I’ve been thinking a lot lately about dwellings and about containers — about the temple whose destruction we mourn on Tisha B’av at the start of the holy day arc and about the sukkah that we celebrate at its end. About the houses and apartments we’ve all been largely cooped up in these past many months, and about the way we can lock up our emotions, especially the painful ones, in our bodies.

A week or so after my dad died, many years ago, I found myself standing in The Container Store, not far from our house but not a place I ever go. In the fog of grief, I wasn’t sure how I’d gotten there — or why. I just knew I’d felt compelled to come to this place, with aisle upon aisle of containers and boxes and storage devices of all kinds. Surely, I could find here what I needed: something large enough to hold my overwhelming grief. I could find a way to contain it, tuck it away, if only for a while, so that I could see again and breathe. I bought so much stuff that day! My husband, Dennis, didn’t know what to say when I arrived home with blanket boxes, spice racks, drawer organizers, sweater bags, you name it. Of course none of it worked as a way to hold my grief but somehow, in the midst of all that organizing, I began the long, slow process of feeling my sorrow and integrating it.

I’ve had a similar response to the pandemic and everything that’s followed in its wake: marches, murders, wildfires. In March, I threw myself into work, incredibly grateful to be doing something meaningful for a place I love, but also grateful for the guardrails that working long hours provided. On the weekends and at night, I became fairly obsessed with home projects. Like many Americans lucky enough to have a home, I painted, calked, and scrubbed. I rearranged the furniture. I re-stuffed the cushions on my grandmother’s sixty year old sofa. I organized all of the books in our house alphabetically by period and genre. I’ve wanted to do that for 20 years, but who has the time? Suddenly, home all day, every day, I did. (Worth noting: I no longer have small kids at home, like many of my friends, to whom I send prayers of blessing every single day.)

But clearly, it’s not just about having extra hours in my day. In the midst of this swirling, scary time I was trying to contain the chaos by fortifying my dwelling– making it stronger, safer, more impervious to all the bad things out there. Like when my dad died, I was trying to find the perfect container for my grief and confusion, my anxiety and fear.

But hermetically sealed containers, of any kind, are spiritually dangerous. They might protect us from certain things, but they also cut us off from everything worthwhile. Dennis has joked to friends that living with me the past few months has sometimes felt like engaging with a toddler in parallel play. (Can’t he tell that I’m desperately trying to build our family a fortress with my blocks?) I know he’s right. I’m here, but I’ve cut myself off, too often preoccupied with my own toys to give him my heart’s full attention or to receive his. 
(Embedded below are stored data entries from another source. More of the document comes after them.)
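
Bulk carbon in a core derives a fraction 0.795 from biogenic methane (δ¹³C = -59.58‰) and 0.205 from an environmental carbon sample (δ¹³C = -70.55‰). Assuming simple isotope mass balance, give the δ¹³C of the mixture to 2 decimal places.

δ_mix = f_A·δ_A + f_B·δ_B
δ_mix = 0.795 × (-59.58) + 0.205 × (-70.55)
δ_mix = -47.366 + -14.463 = -61.829‰

-61.83‰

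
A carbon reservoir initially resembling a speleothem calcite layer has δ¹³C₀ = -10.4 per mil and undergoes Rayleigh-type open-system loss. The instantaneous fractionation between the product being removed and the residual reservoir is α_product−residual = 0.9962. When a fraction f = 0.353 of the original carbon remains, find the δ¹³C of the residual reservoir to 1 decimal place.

-6.5 per mil

Rayleigh residual: δ_res = (δ₀ + 1000)·f^(α−1) − 1000
α − 1 = -0.00380
f^(α−1) = 0.353^(-0.00380) = 1.003965
δ_res = (-10.4 + 1000) × 1.003965 − 1000 = 993.523 − 1000 = -6.48 per mil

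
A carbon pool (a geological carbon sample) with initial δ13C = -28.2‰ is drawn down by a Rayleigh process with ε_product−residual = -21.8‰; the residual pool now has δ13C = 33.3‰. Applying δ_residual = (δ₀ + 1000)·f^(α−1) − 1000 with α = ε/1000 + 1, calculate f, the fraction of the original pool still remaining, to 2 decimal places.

α − 1 = ε/1000 = -0.0218
(δ_res + 1000)/(δ₀ + 1000) = (33.3 + 1000)/(-28.2 + 1000) = 1033.3/971.8 = 1.063285
f = 1.063285^(1/-0.0218) = exp(ln(1.063285)/-0.0218) = exp(0.06136/-0.0218)
f = exp(-2.8148) = 0.0599

0.06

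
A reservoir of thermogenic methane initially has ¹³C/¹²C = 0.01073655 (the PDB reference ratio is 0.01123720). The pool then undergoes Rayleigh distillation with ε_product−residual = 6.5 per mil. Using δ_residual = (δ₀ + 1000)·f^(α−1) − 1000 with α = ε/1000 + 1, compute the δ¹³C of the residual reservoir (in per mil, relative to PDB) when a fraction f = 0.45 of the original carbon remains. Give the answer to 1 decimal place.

δ₀ = (0.01073655/0.01123720 − 1)×1000 = (0.955447 − 1)×1000 = -44.553 per mil
α − 1 = ε/1000 = 0.0065
f^(α−1) = 0.45^(0.0065) = 0.994823
δ_res = (-44.553 + 1000) × 0.994823 − 1000 = 950.501 − 1000 = -49.50 per mil

-49.5 per mil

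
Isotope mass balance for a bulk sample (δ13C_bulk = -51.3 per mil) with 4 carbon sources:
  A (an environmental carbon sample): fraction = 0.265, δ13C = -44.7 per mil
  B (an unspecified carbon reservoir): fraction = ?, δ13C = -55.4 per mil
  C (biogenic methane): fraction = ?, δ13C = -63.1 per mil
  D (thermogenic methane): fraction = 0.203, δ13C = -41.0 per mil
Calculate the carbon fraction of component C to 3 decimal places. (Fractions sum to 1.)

0.215

Let f_C and f_B be the unknown fractions; fractions sum to 1 so f_C + f_B = 0.532.
Mass balance: Σ fᵢ·δᵢ = δ_bulk ⇒ f_C·(-63.1) + f_B·(-55.4) = -51.3 − (-20.169) = -31.131
Substitute f_B = 0.532 − f_C:
f_C·(-63.1 − -55.4) = -31.131 − 0.532×(-55.4) = -1.659
f_C = -1.659 / -7.7 = 0.2154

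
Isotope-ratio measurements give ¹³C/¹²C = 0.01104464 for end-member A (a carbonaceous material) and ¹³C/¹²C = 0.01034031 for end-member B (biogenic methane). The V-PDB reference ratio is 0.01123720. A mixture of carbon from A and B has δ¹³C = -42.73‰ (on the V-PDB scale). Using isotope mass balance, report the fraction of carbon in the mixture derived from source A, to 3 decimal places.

δ_A = (0.01104464/0.01123720 − 1)×1000 = (0.982864 − 1)×1000 = -17.136‰
δ_B = (0.01034031/0.01123720 − 1)×1000 = (0.920186 − 1)×1000 = -79.814‰
f_A = (δ_mix − δ_B)/(δ_A − δ_B) = (-42.73 − (-79.814))/(-17.136 − (-79.814))
f_A = 37.084 / 62.678 = 0.5917

0.592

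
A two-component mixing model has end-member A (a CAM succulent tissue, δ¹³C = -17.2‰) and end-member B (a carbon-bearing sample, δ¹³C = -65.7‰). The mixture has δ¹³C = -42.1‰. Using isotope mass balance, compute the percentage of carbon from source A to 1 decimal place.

48.7%

δ_mix = f_A·δ_A + (1 − f_A)·δ_B  ⇒  f_A = (δ_mix − δ_B)/(δ_A − δ_B)
f_A = (-42.1 − (-65.7)) / (-17.2 − (-65.7))
f_A = 23.6 / 48.5 = 0.4866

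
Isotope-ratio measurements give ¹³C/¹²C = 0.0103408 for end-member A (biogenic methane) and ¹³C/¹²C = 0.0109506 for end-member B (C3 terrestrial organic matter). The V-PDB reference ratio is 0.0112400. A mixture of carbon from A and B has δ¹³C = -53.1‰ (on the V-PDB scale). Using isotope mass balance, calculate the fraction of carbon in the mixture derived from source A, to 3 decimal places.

δ_A = (0.0103408/0.0112400 − 1)×1000 = (0.920000 − 1)×1000 = -80.000‰
δ_B = (0.0109506/0.0112400 − 1)×1000 = (0.974253 − 1)×1000 = -25.747‰
f_A = (δ_mix − δ_B)/(δ_A − δ_B) = (-53.1 − (-25.747))/(-80.000 − (-25.747))
f_A = -27.353 / -54.253 = 0.5042

0.504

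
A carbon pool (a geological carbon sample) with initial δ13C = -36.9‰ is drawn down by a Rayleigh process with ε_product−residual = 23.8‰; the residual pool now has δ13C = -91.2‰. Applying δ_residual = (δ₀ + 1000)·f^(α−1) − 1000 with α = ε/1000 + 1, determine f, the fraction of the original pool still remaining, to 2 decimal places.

0.09

α − 1 = ε/1000 = 0.0238
(δ_res + 1000)/(δ₀ + 1000) = (-91.2 + 1000)/(-36.9 + 1000) = 908.8/963.1 = 0.943620
f = 0.943620^(1/0.0238) = exp(ln(0.943620)/0.0238) = exp(-0.05803/0.0238)
f = exp(-2.4383) = 0.0873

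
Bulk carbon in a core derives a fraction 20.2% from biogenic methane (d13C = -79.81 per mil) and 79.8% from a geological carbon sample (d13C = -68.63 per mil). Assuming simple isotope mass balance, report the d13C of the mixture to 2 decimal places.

δ_mix = f_A·δ_A + f_B·δ_B
δ_mix = 0.202 × (-79.81) + 0.798 × (-68.63)
δ_mix = -16.122 + -54.767 = -70.888 per mil

-70.89 per mil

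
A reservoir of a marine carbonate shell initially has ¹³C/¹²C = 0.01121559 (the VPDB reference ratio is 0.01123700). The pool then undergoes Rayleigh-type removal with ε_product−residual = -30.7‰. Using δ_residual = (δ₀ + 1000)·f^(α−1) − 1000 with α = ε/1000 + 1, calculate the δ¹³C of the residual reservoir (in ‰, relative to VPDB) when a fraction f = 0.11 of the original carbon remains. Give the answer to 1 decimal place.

δ₀ = (0.01121559/0.01123700 − 1)×1000 = (0.998095 − 1)×1000 = -1.905‰
α − 1 = ε/1000 = -0.0307
f^(α−1) = 0.11^(-0.0307) = 1.070112
δ_res = (-1.905 + 1000) × 1.070112 − 1000 = 1068.073 − 1000 = 68.07‰

68.1‰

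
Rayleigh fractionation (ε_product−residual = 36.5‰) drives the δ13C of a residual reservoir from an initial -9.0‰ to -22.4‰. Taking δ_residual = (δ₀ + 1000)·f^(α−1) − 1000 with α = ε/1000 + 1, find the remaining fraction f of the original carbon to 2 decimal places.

0.69

α − 1 = ε/1000 = 0.0365
(δ_res + 1000)/(δ₀ + 1000) = (-22.4 + 1000)/(-9.0 + 1000) = 977.6/991.0 = 0.986478
f = 0.986478^(1/0.0365) = exp(ln(0.986478)/0.0365) = exp(-0.01361/0.0365)
f = exp(-0.3730) = 0.6887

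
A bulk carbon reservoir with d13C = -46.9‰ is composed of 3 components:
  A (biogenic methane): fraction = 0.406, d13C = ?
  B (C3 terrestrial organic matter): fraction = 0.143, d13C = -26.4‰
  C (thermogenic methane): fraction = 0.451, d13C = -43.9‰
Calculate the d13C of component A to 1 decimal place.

Isotope mass balance: δ_bulk = Σ fᵢ·δᵢ.
-46.9 = 0.406×δ_A + 0.143×(-26.4) + 0.451×(-43.9)
0.406·δ_A = -46.9 − (-23.574) = -23.326
δ_A = -23.326 / 0.406 = -57.45‰

-57.5‰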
When I was in my twenties, I used to tell my friends that spiritually I aspired to be a colander — so that everything superfluous and yucky just washed over me and away, with only the nutritious parts remaining. But then I converted to Judaism, and the metaphor shifted. Now I want to be a sukkah. It’s such a richer metaphor, because it’s not about just holding onto the good parts, but about letting everything in: the sun and the rain, the mist and the moonlight. The last warm days before winter, the chilly night air, and best of all — God.

The Torah teaches us that if we are going to know God and become who we are meant to be, we have to leave our homes in Egypt for the wilderness and its sukkot. Neither are what they appear to be of course. Our brick homes in Egypt aren’t secure, and a sukkah in the wilderness isn’t fragile. When we live in a sukkah, we aren’t out in the elements alone. God is with us. And, as in all things Jewish, we have each other. It’s not enough to sit in a sukkah, though. We have to be a sukkah — open, receptive, vulnerable, with faith that we are protected.

Last week, my colleague Rabbi Myriam Klotz led our staff through an embodied practice in which each of us situated and felt ourselves deep inside our bodies, our personal sukkahs. It was a powerful experience. For the first time, I felt cracks in walls I didn’t even know I’d built around my heart these past months. I FELT. I felt my sorrow and caught a glimpse of my real fear. I was so relieved. I was sad, absolutely, but also — because paradox is always and inevitably at the heart of spiritual life — I was joyful, to be fully present to the sukkah of my body and everything it’s holding.

That night, I dreamt that all of my worldly possessions were in the trunk of my car. I was driving on a dirt road through the woods, at dusk. My version of the wilderness? I pulled over and opened up the trunk — only to discover that everything was gone, all of it. It hit me like a gut punch. I woke up suddenly, breathless. But then I felt this odd sense of both relief and deep connection. Yes, we can lose everything in a second, just like that — as our ancestors did fleeing Egypt, or all the people in Oregon and California whose homes have burned to the ground. Like George Floyd on a Minneapolis street corner and Breonna Taylor lying in her own bed.

I want to keep feeling both the gut punches and the connections that are only possible when I live both in and as a sukkah. I am so grateful to my colleagues and teachers at IJS for showing me ways to keep tearing down the walls and letting God in.